AKA: Nike by Melrose Store, West Hollywood, CA
Structure Type: built works - commercial buildings - stores
Designers: [unspecified]
Dates: constructed 1964
1 story, total floor area: 4,248 sq. ft.
Overview
With this Melrose store, Nike marketers hoped to balance the personalized experiences of shopping in a brick-and-mortar store with its enhanced customer services, with inventory control determined by on-line shopper preferences. The store had a hip, improvised exterior appearance, with colorful murals by artist Bijou Karman sort of resembling graffiti, covering its corrugated metal siding. Its contrasting rectangular, projecting store windows, projected out purposefully, however, slightly contradicting the rest of the exterior's low-cost, improvisational aesthetic. The interior look of the store, with its polished epoxied floor, conventional displays and exposed ceiling trusswork recalled a more familiar, retail, shopping-mall atmosphere.
Building History
Housed in a retail space erected in 1964, this experimental Nike retail outlet, Nike by Melrose, opened on 07/12/2018 in the trendy Melrose Avenue shopping district of West Hollywood, CA. West Hollywood's demographics were selected because this was a neighborhood filled with well-to-do consumers who spent large sums on fashionable work-out wear. As noted by the Los Angeles Times' swriter Ronald D. White: "The store targets the customer 'who is very fit and exercises often but who cares a lot about how they look,' when they are exercising, said Cathy Sparks, vice president and general manager of Nike direct stores. This store is meant to take everything we know about our customers digitally and, with the new Nike app, use that to elevate their shopping experience,' Sparks said." Sparks noted that rapid inventory turn-over would be driven by online sales trends: "About 15 percent of our apparel and 25 percent of our footwear is going to change every two weeks,' Sparks said. 'That's a really big deal because Nike has never turned around products that quickly; usually it's 30 days to 45 days.'" (See Ronald D. White, "New Nike concept store in midst of loyal customers," Seattle Times, (published first in the Los Angeles Times), 07/13/2018, pp. A12-A13.)

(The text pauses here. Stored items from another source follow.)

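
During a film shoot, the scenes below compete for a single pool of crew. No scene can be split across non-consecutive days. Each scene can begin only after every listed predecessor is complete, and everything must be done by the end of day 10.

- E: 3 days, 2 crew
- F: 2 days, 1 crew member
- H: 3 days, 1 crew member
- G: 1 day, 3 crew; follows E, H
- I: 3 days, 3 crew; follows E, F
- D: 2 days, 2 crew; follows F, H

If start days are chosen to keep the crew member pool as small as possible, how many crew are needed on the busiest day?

4

Early-start (E@1, F@1, H@1, G@4, I@4, D@4) gives peak 8: d1:4  d2:4  d3:3  d4:8  d5:5  d6:3  d7:0  d8:0  d9:0  d10:0.
Shift I→5, D→8.
Schedule E@1, F@1, H@1, G@4, I@5, D@8: d1:4  d2:4  d3:3  d4:3  d5:3  d6:3  d7:3  d8:2  d9:2  d10:0 — peak 4.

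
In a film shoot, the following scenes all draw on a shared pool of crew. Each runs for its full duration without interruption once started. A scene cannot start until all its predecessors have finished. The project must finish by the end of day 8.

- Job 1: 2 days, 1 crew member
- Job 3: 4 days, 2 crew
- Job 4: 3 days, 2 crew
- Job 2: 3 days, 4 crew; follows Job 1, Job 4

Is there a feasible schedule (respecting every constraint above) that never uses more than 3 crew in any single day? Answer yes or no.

no

Total crew member-days = 28; over 8 days the average is 28/8 > 3, so some day must exceed 3.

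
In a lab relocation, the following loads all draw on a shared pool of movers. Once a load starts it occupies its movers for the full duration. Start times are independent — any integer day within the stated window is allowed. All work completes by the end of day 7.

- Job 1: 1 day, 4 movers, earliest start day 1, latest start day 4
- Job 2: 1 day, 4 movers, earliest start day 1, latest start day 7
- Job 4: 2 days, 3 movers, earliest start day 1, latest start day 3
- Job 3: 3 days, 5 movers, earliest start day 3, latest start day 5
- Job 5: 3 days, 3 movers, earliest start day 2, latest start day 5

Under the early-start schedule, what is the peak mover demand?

11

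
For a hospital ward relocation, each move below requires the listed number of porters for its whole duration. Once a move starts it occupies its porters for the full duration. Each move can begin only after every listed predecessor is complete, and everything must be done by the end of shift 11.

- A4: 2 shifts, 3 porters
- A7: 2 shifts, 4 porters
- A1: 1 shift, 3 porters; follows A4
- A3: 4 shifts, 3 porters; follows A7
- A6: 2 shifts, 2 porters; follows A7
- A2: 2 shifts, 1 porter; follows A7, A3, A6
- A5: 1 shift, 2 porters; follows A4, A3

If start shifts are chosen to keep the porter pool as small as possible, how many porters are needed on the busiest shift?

5

Early-start (A4@1, A7@1, A1@3, A3@3, A6@3, A2@7, A5@7) gives peak 8: s1:7  s2:7  s3:8  s4:5  s5:3  s6:3  s7:3  s8:1  s9:0  s10:0  s11:0.
Shift A7→3, A1→5, A3→6, A6→5, A2→10, A5→10.
Schedule A4@1, A7@3, A1@5, A3@6, A6@5, A2@10, A5@10: s1:3  s2:3  s3:4  s4:4  s5:5  s6:5  s7:3  s8:3  s9:3  s10:3  s11:1 — peak 5.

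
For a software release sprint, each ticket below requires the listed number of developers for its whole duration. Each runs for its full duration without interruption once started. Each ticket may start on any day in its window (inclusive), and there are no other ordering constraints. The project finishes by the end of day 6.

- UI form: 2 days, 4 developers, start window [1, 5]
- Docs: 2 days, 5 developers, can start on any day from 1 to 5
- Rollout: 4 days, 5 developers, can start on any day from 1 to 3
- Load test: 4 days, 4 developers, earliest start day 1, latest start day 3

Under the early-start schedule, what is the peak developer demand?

18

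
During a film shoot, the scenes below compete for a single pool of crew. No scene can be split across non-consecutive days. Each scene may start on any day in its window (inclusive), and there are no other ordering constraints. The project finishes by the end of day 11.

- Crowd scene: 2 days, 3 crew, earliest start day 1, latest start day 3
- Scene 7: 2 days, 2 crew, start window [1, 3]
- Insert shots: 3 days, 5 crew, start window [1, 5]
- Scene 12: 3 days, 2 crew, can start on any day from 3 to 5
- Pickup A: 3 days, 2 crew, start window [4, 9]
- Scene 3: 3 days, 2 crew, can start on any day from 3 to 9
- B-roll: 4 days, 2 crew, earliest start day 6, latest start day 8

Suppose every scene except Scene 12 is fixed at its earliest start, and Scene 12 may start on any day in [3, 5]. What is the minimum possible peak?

Scene 12@3: d1:10  d2:10  d3:9  d4:6  d5:6  d6:4  d7:2  d8:2  d9:2  d10:0  d11:0 → peak 10
Scene 12@4: d1:10  d2:10  d3:7  d4:6  d5:6  d6:6  d7:2  d8:2  d9:2  d10:0  d11:0 → peak 10
Scene 12@5: d1:10  d2:10  d3:7  d4:4  d5:6  d6:6  d7:4  d8:2  d9:2  d10:0  d11:0 → peak 10
Best is Scene 12@3, peak 10.

10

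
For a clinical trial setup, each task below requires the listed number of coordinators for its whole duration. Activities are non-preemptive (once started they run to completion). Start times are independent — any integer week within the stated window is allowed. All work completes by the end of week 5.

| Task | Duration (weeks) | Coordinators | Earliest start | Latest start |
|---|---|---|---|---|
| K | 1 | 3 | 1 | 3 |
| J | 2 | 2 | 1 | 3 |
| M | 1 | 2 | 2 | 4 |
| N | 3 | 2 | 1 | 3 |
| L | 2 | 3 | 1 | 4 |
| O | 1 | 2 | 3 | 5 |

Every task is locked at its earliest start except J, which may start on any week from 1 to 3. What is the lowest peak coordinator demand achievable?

J@1: w1:10  w2:9  w3:4  w4:0  w5:0 → peak 10
J@2: w1:8  w2:9  w3:6  w4:0  w5:0 → peak 9
J@3: w1:8  w2:7  w3:6  w4:2  w5:0 → peak 8
Best is J@3, peak 8.

8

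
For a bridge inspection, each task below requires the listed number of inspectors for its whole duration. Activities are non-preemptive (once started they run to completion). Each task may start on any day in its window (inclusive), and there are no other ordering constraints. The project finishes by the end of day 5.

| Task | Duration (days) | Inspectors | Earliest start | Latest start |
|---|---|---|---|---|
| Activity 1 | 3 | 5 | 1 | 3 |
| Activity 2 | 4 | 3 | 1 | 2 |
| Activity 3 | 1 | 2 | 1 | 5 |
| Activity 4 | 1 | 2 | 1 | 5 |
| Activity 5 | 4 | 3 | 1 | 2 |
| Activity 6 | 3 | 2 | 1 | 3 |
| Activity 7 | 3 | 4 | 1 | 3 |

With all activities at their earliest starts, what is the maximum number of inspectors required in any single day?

Early-start schedule: Activity 1@1, Activity 2@1, Activity 3@1, Activity 4@1, Activity 5@1, Activity 6@1, Activity 7@1.
Load per day: day 1: 21, day 2: 17, day 3: 17, day 4: 6, day 5: 0.
Peak is 21.

21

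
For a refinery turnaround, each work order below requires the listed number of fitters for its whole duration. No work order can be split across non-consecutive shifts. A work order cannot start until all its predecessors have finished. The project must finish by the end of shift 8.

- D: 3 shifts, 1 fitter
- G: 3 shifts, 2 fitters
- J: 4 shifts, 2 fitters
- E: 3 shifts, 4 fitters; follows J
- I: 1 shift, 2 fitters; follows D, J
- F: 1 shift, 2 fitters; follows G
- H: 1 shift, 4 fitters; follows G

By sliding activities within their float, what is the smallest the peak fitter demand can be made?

6

Early-start (D@1, G@1, J@1, E@5, I@5, F@4, H@4) gives peak 8: s1:5  s2:5  s3:5  s4:8  s5:6  s6:4  s7:4  s8:0.
Shift H→8.
Schedule D@1, G@1, J@1, E@5, I@5, F@4, H@8: s1:5  s2:5  s3:5  s4:4  s5:6  s6:4  s7:4  s8:4 — peak 6.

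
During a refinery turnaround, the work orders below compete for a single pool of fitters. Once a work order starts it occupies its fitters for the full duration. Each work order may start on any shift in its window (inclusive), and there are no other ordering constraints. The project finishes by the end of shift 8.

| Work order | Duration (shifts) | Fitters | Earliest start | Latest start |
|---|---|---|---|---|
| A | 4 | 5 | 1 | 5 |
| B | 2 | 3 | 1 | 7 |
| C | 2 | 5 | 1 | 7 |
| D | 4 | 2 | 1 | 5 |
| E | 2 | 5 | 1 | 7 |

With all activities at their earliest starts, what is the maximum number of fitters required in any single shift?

Early-start schedule: A@1, B@1, C@1, D@1, E@1.
Load per shift: shift 1: 20, shift 2: 20, shift 3: 7, shift 4: 7, shift 5: 0, shift 6: 0, shift 7: 0, shift 8: 0.
Peak is 20.

20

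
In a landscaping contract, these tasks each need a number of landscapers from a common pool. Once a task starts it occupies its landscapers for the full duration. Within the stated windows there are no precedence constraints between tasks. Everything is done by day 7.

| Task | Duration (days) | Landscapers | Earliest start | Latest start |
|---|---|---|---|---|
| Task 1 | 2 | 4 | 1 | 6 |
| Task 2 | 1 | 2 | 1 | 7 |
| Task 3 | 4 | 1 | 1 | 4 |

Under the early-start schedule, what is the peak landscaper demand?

7

Early-start schedule: Task 1@1, Task 2@1, Task 3@1.
Load per day: day 1: 7, day 2: 5, day 3: 1, day 4: 1, day 5: 0, day 6: 0, day 7: 0.
Peak is 7.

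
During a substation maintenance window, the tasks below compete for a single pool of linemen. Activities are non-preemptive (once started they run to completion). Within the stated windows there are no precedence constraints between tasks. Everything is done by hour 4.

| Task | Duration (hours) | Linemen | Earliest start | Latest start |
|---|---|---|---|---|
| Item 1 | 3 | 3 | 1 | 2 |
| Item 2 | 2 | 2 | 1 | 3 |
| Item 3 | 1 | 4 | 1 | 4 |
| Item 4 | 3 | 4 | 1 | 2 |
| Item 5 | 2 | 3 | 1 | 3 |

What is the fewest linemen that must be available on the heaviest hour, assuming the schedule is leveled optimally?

Early-start (Item 1@1, Item 2@1, Item 3@1, Item 4@1, Item 5@1) gives peak 16: h1:16  h2:12  h3:7  h4:0.
Shift Item 4→2, Item 5→3.
Schedule Item 1@1, Item 2@1, Item 3@1, Item 4@2, Item 5@3: h1:9  h2:9  h3:10  h4:7 — peak 10.

10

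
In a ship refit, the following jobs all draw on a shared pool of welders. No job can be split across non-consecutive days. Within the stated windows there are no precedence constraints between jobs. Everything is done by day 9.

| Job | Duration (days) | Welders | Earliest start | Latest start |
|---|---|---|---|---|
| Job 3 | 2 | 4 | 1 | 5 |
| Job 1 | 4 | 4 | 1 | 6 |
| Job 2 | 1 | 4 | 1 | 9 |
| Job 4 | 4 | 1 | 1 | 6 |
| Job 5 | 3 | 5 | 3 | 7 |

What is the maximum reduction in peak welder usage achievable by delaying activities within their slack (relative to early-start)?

Early-start peak: d1:13  d2:9  d3:10  d4:10  d5:5  d6:0  d7:0  d8:0  d9:0 ⇒ 13.
Leveled (Job 3@1, Job 1@1, Job 2@3, Job 4@4, Job 5@5): d1:8  d2:8  d3:8  d4:5  d5:6  d6:6  d7:6  d8:0  d9:0 ⇒ 8.
Reduction 13 − 8 = 5.

5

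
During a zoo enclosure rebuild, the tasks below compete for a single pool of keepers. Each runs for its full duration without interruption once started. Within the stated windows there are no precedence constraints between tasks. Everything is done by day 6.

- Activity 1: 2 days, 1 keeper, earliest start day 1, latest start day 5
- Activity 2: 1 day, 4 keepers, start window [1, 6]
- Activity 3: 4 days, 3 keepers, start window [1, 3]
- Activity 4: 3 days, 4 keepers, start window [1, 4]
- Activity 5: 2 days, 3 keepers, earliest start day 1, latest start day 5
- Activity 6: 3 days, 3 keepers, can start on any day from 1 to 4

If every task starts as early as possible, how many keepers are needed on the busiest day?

18

Early-start schedule: Activity 1@1, Activity 2@1, Activity 3@1, Activity 4@1, Activity 5@1, Activity 6@1.
Load per day: day 1: 18, day 2: 14, day 3: 10, day 4: 3, day 5: 0, day 6: 0.
Peak is 18.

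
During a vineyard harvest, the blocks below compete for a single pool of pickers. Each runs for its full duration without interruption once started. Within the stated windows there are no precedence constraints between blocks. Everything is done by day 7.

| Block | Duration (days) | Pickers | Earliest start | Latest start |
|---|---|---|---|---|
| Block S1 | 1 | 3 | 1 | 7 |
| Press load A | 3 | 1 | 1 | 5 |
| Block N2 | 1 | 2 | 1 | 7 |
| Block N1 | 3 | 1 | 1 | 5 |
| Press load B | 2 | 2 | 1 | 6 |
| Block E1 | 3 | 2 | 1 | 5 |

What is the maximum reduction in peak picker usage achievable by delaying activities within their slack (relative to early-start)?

8

Early-start peak: d1:11  d2:6  d3:4  d4:0  d5:0  d6:0  d7:0 ⇒ 11.
Leveled (Block S1@1, Press load A@2, Block N2@2, Block N1@5, Press load B@3, Block E1@5): d1:3  d2:3  d3:3  d4:3  d5:3  d6:3  d7:3 ⇒ 3.
Reduction 11 − 3 = 8.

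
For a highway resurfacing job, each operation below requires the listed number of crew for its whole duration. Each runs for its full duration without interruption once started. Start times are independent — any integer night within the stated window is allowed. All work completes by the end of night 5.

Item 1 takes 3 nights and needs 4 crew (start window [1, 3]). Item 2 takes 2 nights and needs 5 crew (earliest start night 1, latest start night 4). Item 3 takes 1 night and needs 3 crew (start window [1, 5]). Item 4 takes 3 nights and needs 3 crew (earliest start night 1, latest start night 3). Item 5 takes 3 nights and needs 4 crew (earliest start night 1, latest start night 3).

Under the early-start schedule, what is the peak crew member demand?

Early-start schedule: Item 1@1, Item 2@1, Item 3@1, Item 4@1, Item 5@1.
Load per night: night 1: 19, night 2: 16, night 3: 11, night 4: 0, night 5: 0.
Peak is 19.

19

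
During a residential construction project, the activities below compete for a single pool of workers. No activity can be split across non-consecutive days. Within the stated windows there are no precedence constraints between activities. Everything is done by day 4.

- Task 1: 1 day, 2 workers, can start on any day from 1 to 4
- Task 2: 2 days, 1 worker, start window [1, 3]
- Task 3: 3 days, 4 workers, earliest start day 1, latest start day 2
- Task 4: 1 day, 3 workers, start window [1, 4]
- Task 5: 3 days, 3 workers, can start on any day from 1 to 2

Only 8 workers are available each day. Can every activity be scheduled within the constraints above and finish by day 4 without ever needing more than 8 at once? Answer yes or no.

yes

Schedule Task 1@1, Task 2@1, Task 3@1, Task 4@4, Task 5@2: d1:7  d2:8  d3:7  d4:6 — peak 8 ≤ 8.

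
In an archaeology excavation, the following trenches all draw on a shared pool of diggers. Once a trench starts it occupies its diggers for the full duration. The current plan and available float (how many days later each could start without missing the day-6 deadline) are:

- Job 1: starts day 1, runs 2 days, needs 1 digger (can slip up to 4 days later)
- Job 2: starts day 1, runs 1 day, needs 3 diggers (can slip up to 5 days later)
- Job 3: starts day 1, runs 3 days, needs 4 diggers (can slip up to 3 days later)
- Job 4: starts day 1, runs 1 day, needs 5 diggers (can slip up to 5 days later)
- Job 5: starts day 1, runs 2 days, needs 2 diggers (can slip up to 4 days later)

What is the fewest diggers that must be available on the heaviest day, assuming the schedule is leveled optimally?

Early-start (Job 1@1, Job 2@1, Job 3@1, Job 4@1, Job 5@1) gives peak 15: d1:15  d2:7  d3:4  d4:0  d5:0  d6:0.
Shift Job 2→4, Job 4→6, Job 5→4.
Schedule Job 1@1, Job 2@4, Job 3@1, Job 4@6, Job 5@4: d1:5  d2:5  d3:4  d4:5  d5:2  d6:5 — peak 5.
Total digger-days = 26 over 6 days ⇒ peak ≥ ⌈26/6⌉ = 5, so 5 is optimal.

5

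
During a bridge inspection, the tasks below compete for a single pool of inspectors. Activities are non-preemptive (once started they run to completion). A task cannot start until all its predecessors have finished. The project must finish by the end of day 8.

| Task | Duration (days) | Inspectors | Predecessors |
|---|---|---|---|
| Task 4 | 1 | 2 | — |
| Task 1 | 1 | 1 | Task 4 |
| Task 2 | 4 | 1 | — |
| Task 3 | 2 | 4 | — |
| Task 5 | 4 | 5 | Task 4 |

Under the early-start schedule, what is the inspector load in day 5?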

Nike executives hoped to tailor customer services to young, tech-saavy customers. They will be able to text the store if they have questions or problems, get curbside delivery of shoes or apparel (like many restaurants had begun doing by 2018) and can have their clothing tailored to their measurements at the store. Nike's sales app will unlock when a patron approaches to within 100 feet of the store; they can select a shoe and a salesperson will run the shoe out to the customer's car. If the item doesn't fit or they don't like it within 30 days, the store will take the item back without any explanation needed.
The store's internal layout was structured in a new way. Close to the entrance, store managers will stock items that they think the public will like, trying to anticipate local tastes. The back of the store will showcase items already picked as preferences by online and in-person customers from the neighborhood. Nike hoped to localize the retail experience of a multi-national company, by limiting inventory to the preferences of neighborhood consumers.